本当は届いた日に返事を書いている。だけど、自分の言葉が海斗くんを傷付けるんじゃないかって、不安で堪らなかった。時間を置いて読み直さないと、のり付けする勇気が出ない。海斗くんを待たせてしまうことに申し訳なさを感じるものの、返事は早くて二週間が限界だった。
「やっぱり、もう一回読み直そう」
一ヶ月前に訊かれた問いに、ちゃんと答えられているか自信がなくなってしまう。海斗くんの手紙の横に、清書(仮)を置いて確認する。
***
上総海斗様
お返事ありがとう。私も海斗くんの手紙から、いつも元気をもらっているよ。
そちらは過ごしやすい気温でしょうか。山口はあいかわらず、表現するのが難しい暑さです。暑さ自慢できる気温じゃないし、かといって避暑地に向くようで向かないし。山と田んぼの緑と、海の青さが恋しくなったら遊びにおいでよ。

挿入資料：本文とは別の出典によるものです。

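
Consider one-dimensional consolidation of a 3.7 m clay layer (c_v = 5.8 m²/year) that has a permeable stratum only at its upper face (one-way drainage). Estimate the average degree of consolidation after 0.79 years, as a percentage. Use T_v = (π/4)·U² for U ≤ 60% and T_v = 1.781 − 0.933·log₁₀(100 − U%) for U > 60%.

U ≈ 64.5 %

Drainage path length: H_d = H = 3.7 m (single drainage).
T_v = c_v·t/H_d² = 5.8×0.79/3.7² = 0.3347.
T_v = 0.3347 corresponds to the U > 60% branch:
U = 1 − 10^((1.781 − T_v)/0.933)/100 = 0.6451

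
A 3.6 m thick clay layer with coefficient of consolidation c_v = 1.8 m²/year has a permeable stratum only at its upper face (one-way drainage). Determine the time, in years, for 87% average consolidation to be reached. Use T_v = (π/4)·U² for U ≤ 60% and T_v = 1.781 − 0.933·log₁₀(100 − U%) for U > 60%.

Drainage path length: H_d = H = 3.6 m (single drainage).
U > 60%: T_v = 1.781 − 0.933·log₁₀(100 − 87) = 0.74169.
t = T_v·H_d²/c_v = 0.74169×3.6²/1.8 = 5.34 years.

t ≈ 5.34 years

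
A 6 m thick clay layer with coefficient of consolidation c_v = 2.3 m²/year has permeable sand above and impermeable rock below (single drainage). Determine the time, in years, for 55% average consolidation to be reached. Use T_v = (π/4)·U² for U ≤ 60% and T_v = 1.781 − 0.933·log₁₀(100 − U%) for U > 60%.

Drainage path length: H_d = H = 6 m (single drainage).
U ≤ 60%: T_v = (π/4)·U² = (π/4)×0.55² = 0.23758.
t = T_v·H_d²/c_v = 0.23758×6²/2.3 = 3.719 years.

t ≈ 3.72 years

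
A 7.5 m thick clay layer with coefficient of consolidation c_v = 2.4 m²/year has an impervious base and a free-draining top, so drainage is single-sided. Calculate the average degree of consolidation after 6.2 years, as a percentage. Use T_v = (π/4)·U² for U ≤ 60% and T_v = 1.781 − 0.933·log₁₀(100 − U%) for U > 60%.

Drainage path length: H_d = H = 7.5 m (single drainage).
T_v = c_v·t/H_d² = 2.4×6.2/7.5² = 0.26453.
T_v = 0.26453 corresponds to the U ≤ 60% branch:
U = √(4T_v/π) = 0.5804

U ≈ 58 %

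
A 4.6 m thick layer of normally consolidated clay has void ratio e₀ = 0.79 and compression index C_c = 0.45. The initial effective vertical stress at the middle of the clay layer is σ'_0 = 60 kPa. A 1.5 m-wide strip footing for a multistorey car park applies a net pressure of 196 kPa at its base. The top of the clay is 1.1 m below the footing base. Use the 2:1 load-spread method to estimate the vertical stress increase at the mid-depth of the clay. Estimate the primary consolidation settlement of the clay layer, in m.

S_c ≈ 0.348 m

Mid-depth of clay below the footing base: z = 1.1 + 4.6/2 = 3.4 m.
Stress increase at mid-clay by the 2:1 spreading method:
Δσ = qB/(B+z) = 196×1.5/(1.5+3.4) = 60 kPa
Final effective stress: σ'_f = σ'_0 + Δσ = 60 + 60 = 120 kPa.
Normally consolidated clay, so the full stress increment lies on the virgin compression line:
S_c = C_c·H/(1+e₀)·log₁₀(σ'_f/σ'_0) = 0.45×4.6/(1+0.79)×log₁₀(120/60)
    = 1.1564 × 0.30103 = 0.3481 m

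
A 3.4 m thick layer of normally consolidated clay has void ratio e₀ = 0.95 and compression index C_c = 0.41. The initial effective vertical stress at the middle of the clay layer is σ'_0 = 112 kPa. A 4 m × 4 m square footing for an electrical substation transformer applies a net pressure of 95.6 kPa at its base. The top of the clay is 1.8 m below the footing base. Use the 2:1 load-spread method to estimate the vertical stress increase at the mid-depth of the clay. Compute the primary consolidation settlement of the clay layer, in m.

Mid-depth of clay below the footing base: z = 1.8 + 3.4/2 = 3.5 m.
Stress increase at mid-clay by the 2:1 spreading method:
Δσ = qBL/((B+z)(L+z)) = 95.6×4×4/((4+3.5)(4+3.5)) = 27.193 kPa
Final effective stress: σ'_f = σ'_0 + Δσ = 112 + 27.193 = 139.19 kPa.
Normally consolidated clay, so the full stress increment lies on the virgin compression line:
S_c = C_c·H/(1+e₀)·log₁₀(σ'_f/σ'_0) = 0.41×3.4/(1+0.95)×log₁₀(139.19/112)
    = 0.71487 × 0.09439 = 0.06748 m

S_c ≈ 0.0675 m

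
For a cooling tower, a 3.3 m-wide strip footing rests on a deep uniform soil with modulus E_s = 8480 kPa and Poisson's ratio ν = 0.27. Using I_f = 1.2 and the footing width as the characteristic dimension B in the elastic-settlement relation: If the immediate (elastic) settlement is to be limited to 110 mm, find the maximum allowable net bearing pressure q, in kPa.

q ≈ 254 kPa

S_e = q·B·(1−ν²)/E_s · I_f  ⇒  q = S_e·E_s / (B·(1−ν²)·I_f).
q = 0.11 × 8480 / (3.3 × 0.9271 × 1.2) = 254.1 kPa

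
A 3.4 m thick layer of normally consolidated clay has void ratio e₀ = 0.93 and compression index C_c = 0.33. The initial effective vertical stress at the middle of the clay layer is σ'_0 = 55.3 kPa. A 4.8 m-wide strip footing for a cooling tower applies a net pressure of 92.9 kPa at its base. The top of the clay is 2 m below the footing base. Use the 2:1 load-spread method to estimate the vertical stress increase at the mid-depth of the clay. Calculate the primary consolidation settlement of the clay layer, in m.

Mid-depth of clay below the footing base: z = 2 + 3.4/2 = 3.7 m.
Stress increase at mid-clay by the 2:1 spreading method:
Δσ = qB/(B+z) = 92.9×4.8/(4.8+3.7) = 52.461 kPa
Final effective stress: σ'_f = σ'_0 + Δσ = 55.3 + 52.461 = 107.76 kPa.
Normally consolidated clay, so the full stress increment lies on the virgin compression line:
S_c = C_c·H/(1+e₀)·log₁₀(σ'_f/σ'_0) = 0.33×3.4/(1+0.93)×log₁₀(107.76/55.3)
    = 0.58135 × 0.28973 = 0.1684 m

S_c ≈ 0.168 m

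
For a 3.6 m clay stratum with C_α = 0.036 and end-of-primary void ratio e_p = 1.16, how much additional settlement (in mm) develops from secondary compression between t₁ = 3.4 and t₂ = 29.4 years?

Secondary compression: S_s = C_α·H/(1+e_p)·log₁₀(t₂/t₁)
S_s = 0.036×3.6/(1+1.16)×log₁₀(29.4/3.4)
    = 0.06 × 0.9369 = 0.05621 m

S_s ≈ 56.2 mm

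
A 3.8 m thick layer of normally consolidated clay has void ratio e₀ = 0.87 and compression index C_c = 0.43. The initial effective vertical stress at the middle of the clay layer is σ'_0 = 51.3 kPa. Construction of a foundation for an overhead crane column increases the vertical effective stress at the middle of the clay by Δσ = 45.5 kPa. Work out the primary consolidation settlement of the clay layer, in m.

S_c ≈ 0.241 m

Final effective stress: σ'_f = σ'_0 + Δσ = 51.3 + 45.5 = 96.8 kPa.
Normally consolidated clay, so the full stress increment lies on the virgin compression line:
S_c = C_c·H/(1+e₀)·log₁₀(σ'_f/σ'_0) = 0.43×3.8/(1+0.87)×log₁₀(96.8/51.3)
    = 0.8738 × 0.27576 = 0.241 m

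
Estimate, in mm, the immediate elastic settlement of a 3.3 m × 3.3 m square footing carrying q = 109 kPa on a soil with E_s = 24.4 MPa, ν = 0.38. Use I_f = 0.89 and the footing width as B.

S_e ≈ 11.2 mm

Immediate (elastic) settlement: S_e = q·B·(1−ν²)/E_s · I_f.
E_s = 24.4 MPa = 24400 kPa.
S_e = 109 × 3.3 × (1 − 0.38²) / 24400 × 0.89
    = 109 × 3.3 × 0.8556 / 24400 × 0.89
    = 0.01123 m = 11.23 mm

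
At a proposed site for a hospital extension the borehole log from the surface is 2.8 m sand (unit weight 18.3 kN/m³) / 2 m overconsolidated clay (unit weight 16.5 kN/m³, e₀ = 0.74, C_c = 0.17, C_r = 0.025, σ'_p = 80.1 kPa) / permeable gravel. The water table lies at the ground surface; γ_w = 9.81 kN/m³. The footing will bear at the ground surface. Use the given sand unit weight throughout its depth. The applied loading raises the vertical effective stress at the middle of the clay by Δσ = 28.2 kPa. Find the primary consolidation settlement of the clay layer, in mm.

S_c ≈ 8.18 mm

Mid-depth of clay below the ground surface: z = 2.8 + 2/2 = 3.8 m.
Total vertical stress at mid-clay: σ_v = 18.3×2.8 + 16.5×1 = 67.74 kPa.
Pore pressure: u = 9.81×(3.8 − 0) = 37.278 kPa.
Initial effective stress: σ'_0 = σ_v − u = 67.74 − 37.278 = 30.462 kPa.
Final effective stress: σ'_f = 30.462 + 28.2 = 58.662 kPa.
σ'_f = 58.662 ≤ σ'_p = 80.1 kPa, so the clay remains overconsolidated and only the recompression index applies:
S_c = C_r·H/(1+e₀)·log₁₀(σ'_f/σ'_0) = 0.025×2/1.74×log₁₀(58.662/30.462)
    = 0.028735 × 0.2846 = 0.008178 m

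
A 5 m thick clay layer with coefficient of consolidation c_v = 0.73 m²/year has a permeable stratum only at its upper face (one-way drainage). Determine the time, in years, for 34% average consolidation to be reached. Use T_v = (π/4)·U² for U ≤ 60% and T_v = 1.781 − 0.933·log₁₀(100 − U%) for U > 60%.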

海斗くんと初めて会ってから、もう五年経つんだね。海斗くんは、かなり背が伸びているんだろうな。私は全然伸びなくて、春の健康診断では149.9センチでした。身長が高すぎて困っていたら私にちょうだい! 喜んで貰うよ。そして、高身長を謳歌するの。
高校に入ってから、クラスで話せる子が増えました。グループワークもへっちゃらです。でも、帰宅部なので、部活についての話題はついて行けません。頑張って見学に行ってみたけど、先輩の熱量がすごすぎて回れ右しちゃいました。海斗くんなら、マシンガントークされてもうまく対応できそう。私も処世術を磨きたいです。
優しいのは海斗くんの方だと思うよ。そばにいれたのは短い間だったけど、海斗くんがいてくれたおかげで頑張れたから。海斗くんにとっては無意識の行動でも、私はすごく救われたよ。もっと自分に自信持ってほしいな。
いつかまた、2人でゆっくり話したいね。あの夏の日のことも、お互いの生活のことも。手紙で伝えられる思いもあるけど、海斗くんと直接会って話したい。
いつか会える日を楽しみにしてる。
じゃあ、またね。私のこと、いろいろと気遣ってくれてありがとう。海斗くんの方こそ、熱中症とか夏風邪にも気を付けてね。水分だけじゃなくて、塩分もしっかり摂ってください。
周防夏帆
***
「と、とりあえず、誤字脱字はなかった。ないはず。たぶん」
何度も読み直し、この文面で出すことを決めた。
高校生活について書いた箇所を見て、ちくりと胸が痛む。
グループワークはそつなくこなせても、昼休みには一人きりになる。同じ中学出身者でつるむ小さなグループの中に、溶け込む度胸はない。他のクラスにいる友達のところへ行く振りをして、中庭のベンチで弁当を食べていた。
でも、淋しくはない。孤独に絶望していた五年前よりは、一人の時間を楽しめていた。
「私にとっての最高の友達は、海斗くんだけ。海斗くんとの縁が途切れないことが、私の幸せ」
この手紙のやりとりが、海斗くんの負担になっていませんように。私は封筒に宛名を書いた。
「海斗くん、知っちょる? 毎回、季節にちなんだ切手を選んでいるって」
自己満足だからいいんだけどね。苦笑いを浮かべながら切手を貼る。
くまの船長がヨットを操縦する切手なんて、子供っぽいかもしれない。それでも、あの夏を特別だと思ってくれる貴方なら、私の選んだものを肯定してくれるかな。